Liderazgo ético y empático: un reclamo de país

César Mauricio Rodríguez Zárate
Teniente coronel (RP) PhD. Research Associate Leiden University

En la academia, juntas directivas, empresas e instituciones, suele repetirse una queja generalizada alrededor de la ausencia de liderazgos. No es una simple necesidad de administradores de crisis; es el llamado urgente de líderes que rescaten la ética y las virtudes orientadas al crecimiento de las personas como un activo valioso y urgente para las organizaciones y el país.

Como nación, la crisis que enfrentamos de fondo es una crisis de confianza. La vida republicana en Colombia surgió en medio de desconfianzas, conflictos prolongados que ya completan dos siglos y una fuerte dependencia de personalidades políticas, las cuales profundizaron divisiones llevadas al extremo que hoy conocemos como polarización.

La confianza se construye a partir de líderes que produzcan las condiciones para que sus colaboradores o asociados crean y confíen; que depositen su fides o fe, su esperanza en el otro, para lograr un propósito superior, que es el propósito común. Para reconstruirla, quienes están al frente de las instituciones públicas, del sector privado y de las organizaciones deben volver la mirada al otro, y para ello la ética, que busca aquello que es bueno, perfecciona el significado etimológico de esa palabra: la confidentia, tener plena fe en algo o alguien para procurar el bien común.

Los estoicos enseñaron que la ética se desarrolla a través de las virtudes, coincidiendo con la sabiduría de los santos de antiguo en que son cuatro las que deben motivar la acción principal del hombre: las virtudes cardinales. Un liderazgo ético y empático se desarrolla primero a partir de la prudencia, que es la capacidad de discernir para tomar las mejores decisiones en procura del bien común. Segundo, la justicia. La Harvard Business School, en sus estudios sobre equidad organizacional, indica que esta es el motor del compromiso. Dar a cada quien lo que le corresponde es la única vía para cerrar las brechas que alimentan el resentimiento social o hacia las mismas organizaciones.

En tercer lugar, la fortaleza. En tiempos de crisis se requiere coraje para mantener el rumbo cuando las fuerzas flaquean. Es la resiliencia y capacidad para emprender, enfrentar y resolver problemas; además, es uno de los principales atributos del líder: es donde se desenvuelve por naturaleza, en la dificultad y la adversidad, pero motivado por el ánimo y la confianza. Finalmente, la templanza, el dominio de sí mismo ante el caos. La serenidad del líder es el ancla y la brújula de cualquier institución u organización. Un líder sabio entiende que sus decisiones pueden afectar el tejido organizacional o social por muchos años: pueden hacer brillar o acabar una institución.

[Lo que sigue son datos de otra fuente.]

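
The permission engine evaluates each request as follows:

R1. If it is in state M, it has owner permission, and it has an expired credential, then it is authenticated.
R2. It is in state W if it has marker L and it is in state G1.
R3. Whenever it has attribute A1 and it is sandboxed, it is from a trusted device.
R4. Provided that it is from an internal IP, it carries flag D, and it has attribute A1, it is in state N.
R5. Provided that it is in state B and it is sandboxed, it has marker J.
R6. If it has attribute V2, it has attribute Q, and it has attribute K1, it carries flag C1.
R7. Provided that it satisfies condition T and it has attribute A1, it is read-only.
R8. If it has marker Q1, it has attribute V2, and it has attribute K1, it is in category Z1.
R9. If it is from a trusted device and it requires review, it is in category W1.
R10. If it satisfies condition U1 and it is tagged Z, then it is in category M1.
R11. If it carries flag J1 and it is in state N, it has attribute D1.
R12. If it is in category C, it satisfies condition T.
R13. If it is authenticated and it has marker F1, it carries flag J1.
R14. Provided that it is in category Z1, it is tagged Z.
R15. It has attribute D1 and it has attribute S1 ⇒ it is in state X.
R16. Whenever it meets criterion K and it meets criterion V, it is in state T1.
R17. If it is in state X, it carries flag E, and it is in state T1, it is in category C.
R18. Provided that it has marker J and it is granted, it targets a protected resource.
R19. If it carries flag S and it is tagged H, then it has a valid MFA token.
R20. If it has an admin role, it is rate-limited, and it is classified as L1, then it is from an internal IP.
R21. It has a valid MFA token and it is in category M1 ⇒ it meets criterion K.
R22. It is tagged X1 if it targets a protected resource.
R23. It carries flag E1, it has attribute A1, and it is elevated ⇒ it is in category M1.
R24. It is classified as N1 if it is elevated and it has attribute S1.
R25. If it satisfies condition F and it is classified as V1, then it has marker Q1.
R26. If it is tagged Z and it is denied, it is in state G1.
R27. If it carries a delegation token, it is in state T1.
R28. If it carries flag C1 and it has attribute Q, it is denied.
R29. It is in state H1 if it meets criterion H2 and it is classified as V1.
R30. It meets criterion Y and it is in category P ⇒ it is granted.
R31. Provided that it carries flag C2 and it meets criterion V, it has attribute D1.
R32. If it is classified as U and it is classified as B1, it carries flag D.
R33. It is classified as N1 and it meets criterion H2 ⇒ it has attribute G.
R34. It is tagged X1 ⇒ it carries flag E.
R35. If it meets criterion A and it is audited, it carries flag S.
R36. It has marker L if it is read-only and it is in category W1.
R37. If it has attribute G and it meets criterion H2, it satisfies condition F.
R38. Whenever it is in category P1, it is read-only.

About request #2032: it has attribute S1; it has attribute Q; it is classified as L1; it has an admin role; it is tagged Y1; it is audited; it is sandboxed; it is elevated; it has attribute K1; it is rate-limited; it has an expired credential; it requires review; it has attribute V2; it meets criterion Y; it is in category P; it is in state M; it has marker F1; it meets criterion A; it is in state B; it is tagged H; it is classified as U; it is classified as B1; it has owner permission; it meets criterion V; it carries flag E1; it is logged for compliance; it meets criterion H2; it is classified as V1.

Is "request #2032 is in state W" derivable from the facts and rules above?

Forward chaining from the given facts derives: is authenticated, has marker J, carries flag C1, carries flag J1, is from an internal IP, is classified as N1, is denied, is in state H1, is granted, carries flag D, has attribute G, carries flag S, satisfies condition F, targets a protected resource, has a valid MFA token, is tagged X1, has marker Q1, carries flag E, is in category Z1, is tagged Z, is in state G1.
The only rule concluding "it is in state W" is R2, which needs "it has marker L"; that is never established.

No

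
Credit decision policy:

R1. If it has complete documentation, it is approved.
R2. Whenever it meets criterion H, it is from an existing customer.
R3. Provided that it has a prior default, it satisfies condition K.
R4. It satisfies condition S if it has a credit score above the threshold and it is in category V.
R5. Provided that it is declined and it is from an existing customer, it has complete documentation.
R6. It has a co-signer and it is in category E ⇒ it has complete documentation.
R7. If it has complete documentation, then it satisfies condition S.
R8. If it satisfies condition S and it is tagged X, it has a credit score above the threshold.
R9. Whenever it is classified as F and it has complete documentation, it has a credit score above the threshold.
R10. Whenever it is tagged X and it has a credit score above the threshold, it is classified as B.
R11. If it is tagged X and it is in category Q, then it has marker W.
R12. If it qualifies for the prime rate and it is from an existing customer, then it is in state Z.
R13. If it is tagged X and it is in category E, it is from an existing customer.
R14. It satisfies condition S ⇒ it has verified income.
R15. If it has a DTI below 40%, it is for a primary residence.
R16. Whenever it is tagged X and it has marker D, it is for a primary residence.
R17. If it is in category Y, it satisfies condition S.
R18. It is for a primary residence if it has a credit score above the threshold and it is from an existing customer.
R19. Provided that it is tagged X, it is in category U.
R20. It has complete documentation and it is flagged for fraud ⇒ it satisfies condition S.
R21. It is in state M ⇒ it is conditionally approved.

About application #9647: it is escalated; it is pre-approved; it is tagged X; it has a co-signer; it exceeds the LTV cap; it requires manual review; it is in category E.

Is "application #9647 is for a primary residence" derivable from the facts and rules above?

By R6 (it has a co-signer, it is in category E): it has complete documentation.
By R7 (it has complete documentation): it satisfies condition S.
By R8 (it satisfies condition S, it is tagged X): it has a credit score above the threshold.
By R13 (it is tagged X, it is in category E): it is from an existing customer.
By R18 (it has a credit score above the threshold, it is from an existing customer): it is for a primary residence.

Yes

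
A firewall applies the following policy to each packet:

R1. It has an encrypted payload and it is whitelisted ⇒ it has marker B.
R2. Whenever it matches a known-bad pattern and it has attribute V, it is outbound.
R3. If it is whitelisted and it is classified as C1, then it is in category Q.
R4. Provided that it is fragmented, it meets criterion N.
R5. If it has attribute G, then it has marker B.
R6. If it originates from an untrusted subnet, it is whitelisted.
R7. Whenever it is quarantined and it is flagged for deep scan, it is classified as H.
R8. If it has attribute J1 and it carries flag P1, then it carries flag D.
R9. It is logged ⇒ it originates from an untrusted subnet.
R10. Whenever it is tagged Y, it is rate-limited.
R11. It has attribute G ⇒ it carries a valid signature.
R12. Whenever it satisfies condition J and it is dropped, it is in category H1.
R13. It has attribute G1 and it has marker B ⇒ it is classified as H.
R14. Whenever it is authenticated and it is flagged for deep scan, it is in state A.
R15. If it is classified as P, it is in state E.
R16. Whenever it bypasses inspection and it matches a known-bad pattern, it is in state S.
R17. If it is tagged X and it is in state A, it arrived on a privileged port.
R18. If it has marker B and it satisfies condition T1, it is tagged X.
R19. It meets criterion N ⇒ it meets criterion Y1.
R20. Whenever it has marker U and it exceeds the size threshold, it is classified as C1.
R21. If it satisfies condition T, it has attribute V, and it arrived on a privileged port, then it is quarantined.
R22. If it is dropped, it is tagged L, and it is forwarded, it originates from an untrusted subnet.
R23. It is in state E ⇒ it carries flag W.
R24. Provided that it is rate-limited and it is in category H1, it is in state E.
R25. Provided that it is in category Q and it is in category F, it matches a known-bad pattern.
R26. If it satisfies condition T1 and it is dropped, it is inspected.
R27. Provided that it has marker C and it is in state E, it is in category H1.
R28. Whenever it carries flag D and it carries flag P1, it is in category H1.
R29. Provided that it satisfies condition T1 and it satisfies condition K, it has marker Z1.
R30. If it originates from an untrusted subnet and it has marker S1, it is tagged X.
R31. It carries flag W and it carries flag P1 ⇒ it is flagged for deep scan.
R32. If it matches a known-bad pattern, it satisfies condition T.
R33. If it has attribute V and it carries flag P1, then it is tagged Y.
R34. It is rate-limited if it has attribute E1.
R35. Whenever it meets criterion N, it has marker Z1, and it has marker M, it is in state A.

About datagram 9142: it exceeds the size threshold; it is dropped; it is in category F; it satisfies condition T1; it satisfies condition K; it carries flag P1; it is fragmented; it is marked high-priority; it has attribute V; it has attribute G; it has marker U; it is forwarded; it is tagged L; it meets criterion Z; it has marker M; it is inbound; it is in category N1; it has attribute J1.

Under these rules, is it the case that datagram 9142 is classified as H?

By R4 (it is fragmented): it meets criterion N.
By R5 (it has attribute G): it has marker B.
By R8 (it has attribute J1, it carries flag P1): it carries flag D.
By R18 (it has marker B, it satisfies condition T1): it is tagged X.
By R20 (it has marker U, it exceeds the size threshold): it is classified as C1.
By R22 (it is dropped, it is tagged L, it is forwarded): it originates from an untrusted subnet.
By R28 (it carries flag D, it carries flag P1): it is in category H1.
By R29 (it satisfies condition T1, it satisfies condition K): it has marker Z1.
By R33 (it has attribute V, it carries flag P1): it is tagged Y.
By R35 (it meets criterion N, it has marker Z1, it has marker M): it is in state A.
By R6 (it originates from an untrusted subnet): it is whitelisted.
By R10 (it is tagged Y): it is rate-limited.
By R17 (it is tagged X, it is in state A): it arrived on a privileged port.
By R24 (it is rate-limited, it is in category H1): it is in state E.
By R3 (it is whitelisted, it is classified as C1): it is in category Q.
By R23 (it is in state E): it carries flag W.
By R25 (it is in category Q, it is in category F): it matches a known-bad pattern.
By R31 (it carries flag W, it carries flag P1): it is flagged for deep scan.
By R32 (it matches a known-bad pattern): it satisfies condition T.
By R21 (it satisfies condition T, it has attribute V, it arrived on a privileged port): it is quarantined.
By R7 (it is quarantined, it is flagged for deep scan): it is classified as H.

Yes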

El liderazgo del siglo XXI debe ser ético y empático. Se trata de inteligencia emocional y estratégica para conectar con las necesidades del trabajador y del ciudadano, quien solo aspira a crecer, mejorar su calidad de vida y otorgar bienestar a su entorno. Este liderazgo busca también inspirar, no solo con discursos, sino con la creación de acciones para que cada individuo crezca, dotándolo de herramientas para que sea dueño de su propio crecimiento personal, familiar, intelectual y patrimonial, de su movilidad social.

La verdadera transformación ocurre cuando el liderazgo se transforma en clave y propósito de servicio, cuando está orientado a buscar ese crecimiento para llegar a la excelencia personal en cualquier rol: como docente, servidor público, militar o policía, emprendedor, directivo empresarial, padre de familia. Es hora de dejar de administrar y empezar a liderar personas. Solo así, con la luz de la prudencia, la equidad de la justicia, la firmeza de la fortaleza y la compostura de la templanza, podremos relucir los liderazgos éticos y empáticos necesarios para convertir la desconfianza y la polarización en el prólogo de nuestra mejor versión como país.